Low Cut Connie gathers its Tough Cookies tribe in emotional hometown show at the Fillmore
Low Cut Connie built a virtual audience during the pandemic. The Philly band was back on stage in person in Fishtown.
Most music acts that put on live streaming performances during the concert shutdown used technology as a temporary placeholder , a highly-compromised means of maintaining a connection with fans until real live interaction became possible again.
For Adam Weiner of Low Cut Connie, it was much more than that. The piano-pounding showman, with his trusty compadre Will Donnelly on guitar, threw himself into twice-a-week Tough Cookies virtual blowouts from his house in South Philly.
The inspirational, sweat-soaked performance-art variety show scoffed at the notion that a mere computer screen could divide the charismatic rock and soul man from the people that needed him like never before. The New Yorker named him Pandemic Person of the Year, and the global Tough Cookies tribe grew by leaps and bounds.
On Thursday at the Fillmore, the time to again gather in person in Low Cut Connie’s hometown finally arrived. “We were supposed to do this show last year,” said Weiner, whose songwriting flourished on Private Lives, the LCC double LP that was released early in 2020. “And then I thought it would never happen.”
Weiner recalled that when the Fishtown venue was being built back in 2015, Low Cut Connie was at a low ebb. “The band was falling apart,” but vowed to keep going and fill the room some day.
On Thursday night he did, playing before a mostly masked, generational diverse, general admission crowd that needed to show proof of vaccination or a negative COVID-19 test to enter a room more than twice the size of Union Transfer, which Low Cut Connie headlined pre-pandemic.
Repeatedly professing his love in profane terms for Philly fans he described as “tough, but also sweet,” Weiner boiled down the emotional evening: “All that matters is we’re gathered here safely tonight.”
A revamped eight-piece band that Donnelly — who the bandleader referred to as “Hot Buns Willy” — plus able support from backup singers Kia Warren and Liza Colby (whose band Susu opened the show), guitar player and violinist Abigail Dempsey, and a three-man rhythm section.
The two-hour show had intimate Tough Cookies moments. After closing the set with the rollicking drag queen tribute “Shake It Little Tina,” which Weiner dedicated to “my hero” Tina Turner, and the snarling “Oh Suzanne,” the singer came back out in a red robe with his head wrapped in a towel in an homage to James Brown. “We covered 650 songs while wearing this robe,” he said. “Can you smell it?”
Stripping down to his sleeveless undershirt but not all the way to his skivvies, Weiner skillfully weaved from songs from rock, pop, and R&B history in with his own increasingly impressive compositions. The rousing gospel of Private Lives’ “Help Me” was perfectly paired with a Philly soul cover of the Spinners’ “I’ll Be Around,” with Warren and Colby lifting the band to a new level vocally.

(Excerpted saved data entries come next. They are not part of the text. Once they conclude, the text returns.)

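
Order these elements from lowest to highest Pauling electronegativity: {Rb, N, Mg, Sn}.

Rb < Mg < Sn < N

Atoms toward the upper right of the periodic table pull bonding electrons most strongly.
Neither a single period nor a single group — weigh both effects.
Mg > Rb: both effects reinforce here, so Mg is clearly the higher of the two.
Sn > Mg: the two effects oppose for this pair; the across-period effect wins (1.96 vs 1.31).
N > Sn: relative to Sn, both the across-period and down-group shifts push N's electronegativity up.
Approximate values (Pauling): N 3.04, Mg 1.31, Rb 0.82, Sn 1.96.
So from lowest to highest: Rb < Mg < Sn < N.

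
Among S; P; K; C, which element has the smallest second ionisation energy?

P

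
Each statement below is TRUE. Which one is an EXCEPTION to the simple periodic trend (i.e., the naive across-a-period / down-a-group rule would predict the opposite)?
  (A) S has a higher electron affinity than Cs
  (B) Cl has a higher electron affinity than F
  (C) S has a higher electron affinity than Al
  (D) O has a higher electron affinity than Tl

The general trend: electron affinity increases across a period and decreases down a group.
(A) S (period 3, group 16) vs Cs (period 6, group 1): the stated order agrees with the simple trend.
(B) Cl (period 3, group 17) vs F (period 2, group 17): the stated order contradicts the simple trend.
(C) S (period 3, group 16) vs Al (period 3, group 13): the stated order agrees with the simple trend.
(D) O (period 2, group 16) vs Tl (period 6, group 13): the stated order agrees with the simple trend.
The exception is (B): F's small 2p subshell makes the incoming electron feel strong e⁻–e⁻ repulsion, so Cl actually releases more energy on gaining an electron.

(B)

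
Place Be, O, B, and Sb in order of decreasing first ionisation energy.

O > Be > Sb > B

Be is in period 2, group 2; B is in period 2, group 13; O is in period 2, group 16; Sb is in period 5, group 15.
IE₁ increases left→right with effective nuclear charge and decreases top→bottom as the valence shell moves farther out.
Here both period and group differ, so the two effects have to be weighed against each other.
Sb > B: period and group pull opposite ways; the across-period shift dominates (831 vs 801 kJ/mol).
Be > Sb: period and group pull opposite ways; the down-group shift dominates (900 vs 831 kJ/mol).
O > Be: both are in period 2; the period trend gives O the larger value.
Note the exception: Be has a higher first ionization energy than B, contrary to the simple trend — removing B's lone 2p electron is easier than breaking Be's filled 2s².
Approximate values (kJ/mol): Be 900, B 801, O 1314, Sb 831.
So from highest to lowest: O > Be > Sb > B.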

Along with his own forlorn “Hollywood” and tender “Stay As Long As You Like,” Weiner played “Father Figure” by George Michael, whom he called “a genius,” on solo piano. An “It’s Only Rock ‘n Roll (But I Like It)” for Charlie Watts was suitably raucous, and the most undeniable mash-up was the LCC’s “All These Kids Are Just Way Too High” segueing into Junior Walker’s “Shotgun,” Swamp Dogg’s “Total Destruction To Your Mind” and T. Rex’s “Bang A Gong (Get It On).”
Eagles traffic kept me from witnessing Susu’s opening set. I did arrive in time, however, for Catbite, the Philly band fronted by Brittany Luna that draw inspiration from late 1970s punk and New Wave and in particular British ska bands on the Two Tone label.
The band that celebrated its Nice One album release at the much smaller PhilaMOCA in August were completely at home on the Fillmore stage, from the opening “Call Your Bluff” to the kinetic “Creepin,” which could have been mistaken for a Specials outtake. Also of note: a predilection for political engagement, demonstrated with a cover of the Clash’s “White Riot.”